The Way Google’s AI Research Tool is Transforming Hurricane Prediction with Rapid Pace

As Developing Cyclone Melissa swirled off the coast of Haiti, meteorologist Philippe Papin felt certain it was about to grow into a monster hurricane.

Serving as lead forecaster on duty, he forecasted that in just 24 hours the storm would become a severe hurricane and begin a turn towards the coast of Jamaica. No forecaster had ever issued this confident prediction for rapid strengthening.

But, Papin had an ace up his sleeve: artificial intelligence in the guise of the tech giant’s new DeepMind cyclone prediction system – launched for the first time in June. True to the forecast, Melissa evolved into a system of remarkable power that ravaged Jamaica.

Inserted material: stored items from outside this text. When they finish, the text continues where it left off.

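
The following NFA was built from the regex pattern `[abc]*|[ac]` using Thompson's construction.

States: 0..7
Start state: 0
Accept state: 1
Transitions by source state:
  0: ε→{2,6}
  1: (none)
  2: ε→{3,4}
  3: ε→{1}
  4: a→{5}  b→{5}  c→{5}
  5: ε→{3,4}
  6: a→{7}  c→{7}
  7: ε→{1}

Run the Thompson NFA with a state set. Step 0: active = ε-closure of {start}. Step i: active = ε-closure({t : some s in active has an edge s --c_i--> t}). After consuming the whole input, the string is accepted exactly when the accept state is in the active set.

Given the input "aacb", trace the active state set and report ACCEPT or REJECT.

S₀ = ε-closure({0}) = {0,1,2,3,4,6}
'a' @ 1: {1,3,4,5,7}  (accept∈set)
'a' @ 2: {1,3,4,5}  (accept∈set)
'c' @ 3: {1,3,4,5}  (accept∈set)
'b' @ 4: {1,3,4,5}  (accept∈set)
after full input: {1,3,4,5}  (accept=1 in)

Answer: ACCEPT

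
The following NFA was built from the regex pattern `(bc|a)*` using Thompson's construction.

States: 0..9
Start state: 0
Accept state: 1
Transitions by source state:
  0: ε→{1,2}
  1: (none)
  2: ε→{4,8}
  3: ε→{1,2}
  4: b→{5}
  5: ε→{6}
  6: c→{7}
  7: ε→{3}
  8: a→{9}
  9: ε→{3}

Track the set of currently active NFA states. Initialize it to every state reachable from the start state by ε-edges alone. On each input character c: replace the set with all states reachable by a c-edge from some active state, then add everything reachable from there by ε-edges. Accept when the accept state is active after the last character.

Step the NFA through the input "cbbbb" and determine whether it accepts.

start: ε-closure({0}) = {0,1,2,4,8}
'c' @ 1: {}  — no active states
rest 'bbbb' ignored (set empty)
final: {}; accept 1 not in set

Answer: REJECT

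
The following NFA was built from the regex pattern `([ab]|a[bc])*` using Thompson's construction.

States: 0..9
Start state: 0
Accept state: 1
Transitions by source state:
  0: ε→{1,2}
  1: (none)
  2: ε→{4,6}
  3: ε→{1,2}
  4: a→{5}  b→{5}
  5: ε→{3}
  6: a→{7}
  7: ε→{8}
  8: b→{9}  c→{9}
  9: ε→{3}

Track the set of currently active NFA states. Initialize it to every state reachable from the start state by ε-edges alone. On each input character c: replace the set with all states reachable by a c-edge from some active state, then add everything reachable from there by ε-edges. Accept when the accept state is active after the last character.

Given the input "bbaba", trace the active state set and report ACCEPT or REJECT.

S₀ = ε-closure({0}) = {0,1,2,4,6}
'b' @ 1: {1,2,3,4,5,6}  ✓accept
'b' @ 2: {1,2,3,4,5,6}  ✓accept
'a' @ 3: {1,2,3,4,5,6,7,8}  ✓accept
'b' @ 4: {1,2,3,4,5,6,9}  ✓accept
'a' @ 5: {1,2,3,4,5,6,7,8}  ✓accept
end set {1,2,3,4,5,6,7,8} — state 1 in

Answer: ACCEPT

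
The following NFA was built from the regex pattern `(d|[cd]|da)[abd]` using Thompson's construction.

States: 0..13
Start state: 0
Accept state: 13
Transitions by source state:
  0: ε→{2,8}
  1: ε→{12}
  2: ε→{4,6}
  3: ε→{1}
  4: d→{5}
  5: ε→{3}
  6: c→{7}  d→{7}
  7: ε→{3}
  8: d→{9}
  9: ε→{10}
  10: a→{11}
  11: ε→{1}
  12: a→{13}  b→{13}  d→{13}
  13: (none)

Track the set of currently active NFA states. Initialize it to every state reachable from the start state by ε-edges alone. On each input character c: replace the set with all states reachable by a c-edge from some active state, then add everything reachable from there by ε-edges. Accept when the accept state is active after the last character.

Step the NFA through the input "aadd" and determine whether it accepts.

Answer: REJECT

Derivation:
initial (ε-close {0}): {0,2,4,6,8}
'a' @ 1: {}  — no active states
rest 'add' ignored (set empty)
after full input: {}  (accept=13 not in)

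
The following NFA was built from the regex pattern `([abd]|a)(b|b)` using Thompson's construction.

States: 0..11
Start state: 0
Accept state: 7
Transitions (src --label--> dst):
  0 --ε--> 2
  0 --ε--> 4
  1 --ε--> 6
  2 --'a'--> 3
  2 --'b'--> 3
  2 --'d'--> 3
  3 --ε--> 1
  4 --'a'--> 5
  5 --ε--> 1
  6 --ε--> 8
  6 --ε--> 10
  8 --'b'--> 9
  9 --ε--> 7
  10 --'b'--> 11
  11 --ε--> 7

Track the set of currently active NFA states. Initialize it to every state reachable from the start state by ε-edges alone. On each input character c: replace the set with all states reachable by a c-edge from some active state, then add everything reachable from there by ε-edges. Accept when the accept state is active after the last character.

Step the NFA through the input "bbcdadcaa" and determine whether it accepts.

initial (ε-close {0}): {0,2,4}
'b' @ 1: {1,3,6,8,10}
'b' @ 2: {7,9,11}  ✓accept
'c' @ 3: {}  — no active states
rest 'dadcaa' ignored (set empty)
end set {} — state 7 not in

Answer: REJECT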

Increasing Dependence on AI Forecasting

Meteorologists are increasingly leaning hard on Google DeepMind. On the morning of 25 October, Papin clarified in his public discussion that the AI tool was a primary reason for his confidence: “Roughly 40/50 AI ensemble members show Melissa becoming a most intense storm. Although I am unprepared to predict that strength yet due to path variability, that is still plausible.

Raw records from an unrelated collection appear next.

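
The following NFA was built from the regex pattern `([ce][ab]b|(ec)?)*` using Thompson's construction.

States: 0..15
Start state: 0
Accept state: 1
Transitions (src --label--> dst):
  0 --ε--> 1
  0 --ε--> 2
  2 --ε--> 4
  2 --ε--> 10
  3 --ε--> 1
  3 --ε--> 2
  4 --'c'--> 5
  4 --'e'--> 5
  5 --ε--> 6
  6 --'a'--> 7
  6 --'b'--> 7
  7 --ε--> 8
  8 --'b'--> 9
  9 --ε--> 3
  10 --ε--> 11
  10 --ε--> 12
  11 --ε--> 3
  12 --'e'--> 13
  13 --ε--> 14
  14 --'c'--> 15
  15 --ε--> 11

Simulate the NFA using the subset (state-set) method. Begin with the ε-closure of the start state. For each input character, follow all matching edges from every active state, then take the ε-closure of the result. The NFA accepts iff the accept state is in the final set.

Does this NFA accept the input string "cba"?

S₀ = ε-closure({0}) = {0,1,2,3,4,10,11,12}
'c' @ 1: {5,6}
'b' @ 2: {7,8}
'a' @ 3: {}  — no active states
final: {}; accept 1 not in set

Answer: REJECT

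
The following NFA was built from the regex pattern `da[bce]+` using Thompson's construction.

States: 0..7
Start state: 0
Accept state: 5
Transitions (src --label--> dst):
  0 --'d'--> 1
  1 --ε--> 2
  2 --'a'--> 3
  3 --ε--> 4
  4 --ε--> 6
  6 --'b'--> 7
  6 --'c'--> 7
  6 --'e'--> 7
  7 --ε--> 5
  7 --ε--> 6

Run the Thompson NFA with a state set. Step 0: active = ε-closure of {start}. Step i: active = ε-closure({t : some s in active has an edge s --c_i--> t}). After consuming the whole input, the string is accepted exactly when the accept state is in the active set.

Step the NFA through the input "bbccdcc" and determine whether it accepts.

Answer: REJECT

Derivation:
start: ε-closure({0}) = {0}
'b' @ 1: {}  — state set empty
rest 'bccdcc' ignored (set empty)
end set {} — state 5 not in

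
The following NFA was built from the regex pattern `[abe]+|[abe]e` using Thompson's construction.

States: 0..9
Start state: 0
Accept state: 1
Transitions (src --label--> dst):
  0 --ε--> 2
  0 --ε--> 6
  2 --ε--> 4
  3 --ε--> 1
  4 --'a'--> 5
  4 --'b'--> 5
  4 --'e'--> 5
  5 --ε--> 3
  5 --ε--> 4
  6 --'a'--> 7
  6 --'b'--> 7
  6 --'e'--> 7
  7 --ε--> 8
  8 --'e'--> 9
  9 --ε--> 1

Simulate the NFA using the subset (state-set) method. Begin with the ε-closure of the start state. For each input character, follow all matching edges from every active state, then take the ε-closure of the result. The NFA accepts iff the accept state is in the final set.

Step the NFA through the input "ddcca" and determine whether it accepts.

Answer: REJECT

Steps:
initial (ε-close {0}): {0,2,4,6}
'd' @ 1: {}  — dead — no transitions
rest 'dcca' ignored (set empty)
final: {}; accept 1 not in set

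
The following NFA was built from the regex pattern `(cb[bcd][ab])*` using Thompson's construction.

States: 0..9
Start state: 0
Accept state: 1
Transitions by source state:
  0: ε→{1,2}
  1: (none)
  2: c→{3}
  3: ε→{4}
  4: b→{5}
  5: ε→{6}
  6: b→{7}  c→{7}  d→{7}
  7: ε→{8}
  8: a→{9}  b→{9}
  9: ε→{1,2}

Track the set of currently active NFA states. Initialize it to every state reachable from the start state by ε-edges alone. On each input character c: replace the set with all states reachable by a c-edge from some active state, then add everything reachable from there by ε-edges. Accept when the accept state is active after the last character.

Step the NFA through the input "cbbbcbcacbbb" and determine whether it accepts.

Answer: ACCEPT

Trace:
S₀ = ε-closure({0}) = {0,1,2}
'c' @ 1: {3,4}
'b' @ 2: {5,6}
'b' @ 3: {7,8}
'b' @ 4: {1,2,9}  (accept∈set)
'c' @ 5: {3,4}
'b' @ 6: {5,6}
'c' @ 7: {7,8}
'a' @ 8: {1,2,9}  (accept∈set)
'c' @ 9: {3,4}
'b' @ 10: {5,6}
'b' @ 11: {7,8}
'b' @ 12: {1,2,9}  (accept∈set)
final: {1,2,9}; accept 1 in set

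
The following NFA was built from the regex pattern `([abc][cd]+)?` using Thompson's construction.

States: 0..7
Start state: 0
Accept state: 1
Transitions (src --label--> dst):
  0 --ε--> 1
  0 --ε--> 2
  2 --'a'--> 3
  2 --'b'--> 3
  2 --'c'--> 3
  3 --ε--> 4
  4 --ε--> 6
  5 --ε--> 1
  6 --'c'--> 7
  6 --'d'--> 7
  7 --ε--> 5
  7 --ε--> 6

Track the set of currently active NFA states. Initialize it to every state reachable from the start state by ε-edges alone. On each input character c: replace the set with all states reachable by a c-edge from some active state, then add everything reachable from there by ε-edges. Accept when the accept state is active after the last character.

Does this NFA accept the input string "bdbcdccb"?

start: ε-closure({0}) = {0,1,2}
'b' @ 1: {3,4,6}
'd' @ 2: {1,5,6,7}  (accept∈set)
'b' @ 3: {}  — state set empty
rest 'cdccb' ignored (set empty)
end set {} — state 1 not in

Answer: REJECT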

“There is a high probability that a phase of quick strengthening will occur as the storm moves slowly over very warm sea temperatures which is the highest marine thermal energy in the entire Atlantic basin.”

Outperforming Traditional Systems

Google DeepMind is the first AI model focused on hurricanes, and now the initial to outperform standard meteorological experts at their specialty. Across all 13 Atlantic storms so far this year, the AI is the best – even beating experts on path forecasts.

Melissa ultimately struck in Jamaica at maximum intensity, one of the strongest landfalls recorded in almost 200 years of data collection across the Atlantic basin. The confident prediction probably provided people in Jamaica additional preparation time to prepare for the catastrophe, possibly saving people and assets.

How The Model Works

Google’s model works by identifying trends that conventional time-intensive physics-based weather models may miss.

“They do it far faster than their physics-based cousins, and the computing power is more affordable and demanding,” stated Michael Lowry, a former meteorologist.

“This season’s events has demonstrated in quick time is that the recent artificial intelligence systems are on par with and, in certain instances, more accurate than the slower traditional forecasting tools we’ve relied upon,” Lowry added.

Clarifying Machine Learning

To be sure, Google DeepMind is an example of machine learning – a technique that has been used in data-heavy sciences like weather science for years – and is distinct from creative artificial intelligence like ChatGPT.

Machine learning processes mounds of data and pulls out patterns from them in a manner that its system only requires minutes to come up with an answer, and can do so on a standard PC – in strong contrast to the primary systems that authorities have used for years that can take hours to run and need some of the biggest high-performance systems in the world.

Professional Reactions and Future Developments

Still, the fact that Google’s model could exceed previous top-tier traditional systems so quickly is truly remarkable to meteorologists who have dedicated their lives trying to forecast the most intense weather systems.

“I’m impressed,” said James Franklin, a former forecaster. “The sample is sufficient that it’s evident this is not just chance.”

He said that while Google DeepMind is beating all other models on predicting the future path of storms globally this year, similar to other systems it occasionally gets extreme strength forecasts wrong. It struggled with Hurricane Erin earlier this year, as it was similarly experiencing quick strengthening to category 5 above the Caribbean.

During the next break, he stated he plans to discuss with Google about how it can make the AI results more useful for experts by providing extra internal information they can use to evaluate the reasons it is producing its conclusions.

“The one thing that troubles me is that while these predictions seem to be really, really good, the output of the system is kind of a opaque process,” said Franklin.

Broader Industry Trends

Historically, no a commercial entity that has developed a high-performance forecasting system which allows researchers a peek into its methods – in contrast to most other models which are offered at no cost to the public in their full form by the governments that designed and maintain them.

Google is not alone in starting to use AI to address challenging meteorological problems. The US and European governments are developing their own AI weather models in the development phase – which have demonstrated better performance over earlier non-AI versions.

Future developments in AI weather forecasts seem to be startup companies taking swings at previously tough-to-solve problems such as long-range forecasts and better early alerts of tornado outbreaks and flash flooding – and they have secured US government funding to pursue this. A particular firm, WindBorne Systems, is even deploying its proprietary atmospheric sensors to fill the gaps in the national monitoring system.

Cynthia Sweeney
Cynthia Sweeney

A seasoned content strategist with over a decade of experience in digital marketing and blogging, passionate about helping others succeed online.